Since many of the chapters focus on the use of language, another interesting reference he mentions is in the context of the debate between the use of terms like ‘communal violence’ as opposed to ‘pogrom’. He mentions Hasni daiya (sister), Muslim woman vegetable vendor in his village:

“Her image stuck with me. A smiling, frail, low-caste Muslim woman walking with vegetables on the low-caste Hindu streets. She was selling vegetables when the Babri Masjid was razed. She was selling mangoes when the Mumbai riots happened and the city was ripped apart. She was picking red vegetables when Gujarat was burning red in 2002. She was sitting amidst heaps of onions when Delhi was burning in 2020. In fear, in courage, in the cold, in the rain, in the hot summer, she was out with her basket and cart.

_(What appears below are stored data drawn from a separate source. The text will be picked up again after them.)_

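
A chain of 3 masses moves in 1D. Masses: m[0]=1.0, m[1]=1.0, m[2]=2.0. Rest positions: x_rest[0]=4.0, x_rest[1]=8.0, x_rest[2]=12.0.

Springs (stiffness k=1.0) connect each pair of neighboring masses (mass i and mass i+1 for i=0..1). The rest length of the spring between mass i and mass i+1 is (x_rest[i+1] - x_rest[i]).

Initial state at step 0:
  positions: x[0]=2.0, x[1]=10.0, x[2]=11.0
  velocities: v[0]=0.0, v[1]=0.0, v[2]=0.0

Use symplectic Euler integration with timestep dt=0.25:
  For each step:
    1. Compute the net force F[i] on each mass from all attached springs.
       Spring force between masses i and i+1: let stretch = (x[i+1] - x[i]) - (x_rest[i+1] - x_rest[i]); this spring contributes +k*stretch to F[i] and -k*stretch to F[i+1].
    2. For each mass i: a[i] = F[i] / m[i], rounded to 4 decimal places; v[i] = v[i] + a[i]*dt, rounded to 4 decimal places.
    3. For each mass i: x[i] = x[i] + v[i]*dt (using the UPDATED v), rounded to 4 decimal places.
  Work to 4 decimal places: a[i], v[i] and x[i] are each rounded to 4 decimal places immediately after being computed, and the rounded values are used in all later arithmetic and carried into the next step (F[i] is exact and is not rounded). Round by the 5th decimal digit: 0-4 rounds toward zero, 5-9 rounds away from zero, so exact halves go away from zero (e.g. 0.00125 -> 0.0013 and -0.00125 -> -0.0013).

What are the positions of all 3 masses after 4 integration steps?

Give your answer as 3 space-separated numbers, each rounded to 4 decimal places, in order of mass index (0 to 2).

Step 0: x=[2.0000 10.0000 11.0000] v=[0.0000 0.0000 0.0000]
Step 1: x=[2.2500 9.5625 11.0938] v=[1.0000 -1.7500 0.3750]
Step 2: x=[2.7070 8.7637 11.2647] v=[1.8281 -3.1953 0.6836]
Step 3: x=[3.2926 7.7427 11.4825] v=[2.3423 -4.0842 0.8710]
Step 4: x=[3.9063 6.6773 11.7084] v=[2.4548 -4.2618 0.9035]

Answer: 3.9063 6.6773 11.7084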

The author mentions that in his area of Bihar, riots were not called ‘danga’, but miyamari. “We don’t try to hide it. We keep it simple… Miyamari (the massacre of Muslims).” We, as children and teenagers, would crack communal jokes on Hasni daiya: ‘You reduce the price or pay the price, miyamari ho jayega (massacre of Muslims will happen…. It did not occur to us how these communal jokes might have hurt her sentiment. Genocidal jokes were part of our jokes; fundamentalism was fundamental to our fun.” (pp. 75-76)

Movements – strikes, protests, marches back home – also form the core of the text. As curtailment increases, so do these movements and shifts. The author sensitively traces the dilemmas of migrants, who leave villages and go to cities for work, and in the pandemic, were forced to march back ‘home’ – when the idea of home itself had changed.

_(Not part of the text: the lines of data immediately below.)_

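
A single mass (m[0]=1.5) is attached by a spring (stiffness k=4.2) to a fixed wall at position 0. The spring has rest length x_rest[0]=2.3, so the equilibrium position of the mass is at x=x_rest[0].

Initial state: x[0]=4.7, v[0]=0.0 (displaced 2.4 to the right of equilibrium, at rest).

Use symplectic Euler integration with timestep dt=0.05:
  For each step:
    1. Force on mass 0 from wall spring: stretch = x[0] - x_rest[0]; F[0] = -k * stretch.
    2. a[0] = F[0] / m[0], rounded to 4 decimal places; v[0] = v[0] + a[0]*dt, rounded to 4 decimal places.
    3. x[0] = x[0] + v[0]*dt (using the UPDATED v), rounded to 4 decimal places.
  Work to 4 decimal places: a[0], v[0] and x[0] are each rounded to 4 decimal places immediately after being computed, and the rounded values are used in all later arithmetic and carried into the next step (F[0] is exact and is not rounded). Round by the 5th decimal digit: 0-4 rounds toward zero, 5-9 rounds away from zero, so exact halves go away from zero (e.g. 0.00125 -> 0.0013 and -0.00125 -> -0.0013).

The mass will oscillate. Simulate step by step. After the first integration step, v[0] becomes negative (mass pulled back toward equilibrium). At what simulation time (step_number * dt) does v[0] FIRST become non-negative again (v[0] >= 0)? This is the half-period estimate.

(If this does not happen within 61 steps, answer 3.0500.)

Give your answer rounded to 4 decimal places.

Step 0: x=[4.7000] v=[0.0000]
Step 1: x=[4.6832] v=[-0.3360]
Step 2: x=[4.6497] v=[-0.6697]
Step 3: x=[4.5998] v=[-0.9987]
Step 4: x=[4.5338] v=[-1.3207]
Step 5: x=[4.4521] v=[-1.6334]
Step 6: x=[4.3554] v=[-1.9347]
Step 7: x=[4.2443] v=[-2.2225]
Step 8: x=[4.1196] v=[-2.4947]
Step 9: x=[3.9821] v=[-2.7494]
Step 10: x=[3.8329] v=[-2.9849]
Step 11: x=[3.6729] v=[-3.1995]
Step 12: x=[3.5033] v=[-3.3917]
Step 13: x=[3.3253] v=[-3.5602]
Step 14: x=[3.1401] v=[-3.7037]
Step 15: x=[2.9490] v=[-3.8213]
Step 16: x=[2.7534] v=[-3.9122]
Step 17: x=[2.5546] v=[-3.9757]
Step 18: x=[2.3540] v=[-4.0113]
Step 19: x=[2.1531] v=[-4.0189]
Step 20: x=[1.9532] v=[-3.9983]
Step 21: x=[1.7557] v=[-3.9498]
Step 22: x=[1.5620] v=[-3.8736]
Step 23: x=[1.3735] v=[-3.7703]
Step 24: x=[1.1915] v=[-3.6406]
Step 25: x=[1.0172] v=[-3.4854]
Step 26: x=[0.8519] v=[-3.3058]
Step 27: x=[0.6967] v=[-3.1031]
Step 28: x=[0.5528] v=[-2.8786]
Step 29: x=[0.4211] v=[-2.6340]
Step 30: x=[0.3026] v=[-2.3710]
Step 31: x=[0.1980] v=[-2.0914]
Step 32: x=[0.1081] v=[-1.7971]
Step 33: x=[0.0336] v=[-1.4902]
Step 34: x=[-0.0250] v=[-1.1729]
Step 35: x=[-0.0674] v=[-0.8474]
Step 36: x=[-0.0932] v=[-0.5160]
Step 37: x=[-0.1023] v=[-0.1810]
Step 38: x=[-0.0945] v=[0.1553]
First v>=0 after going negative at step 38, time=1.9000

Answer: 1.9000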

The Una strike of 2016 when Dalits refused to clean up the carcasses and waste after seven members of a Dalit family were flogged for skinning a cow carcass forms another pivotal chapter in the book. The Dalits protested and refused to clean and dispose of the carcasses – “the cities started witnessing horrible scenes. The fouled air was filling the public sphere.” (p. 178)

This brings to mind the recent incident when Muslim houses were demolished in Gurgaon and Muslim workers left the city in fear, the elite residents of the high-rise towers were alarmed because the garbage was accumulating, their houses were in shambles and there was no one to clean the streets.

As Professor K Satyanarayana writes in his blurb of the book, it is a “searing cultural critique of the contemporary nation-body.”

All that is hidden, obscured by the shining veneers of neoliberal growth, ‘smart cities’, and the citizens behind the green tarpaulins that hide the slums of cities – all is revealed in the sharp prose that nevertheless, does not lose its sense of empathy.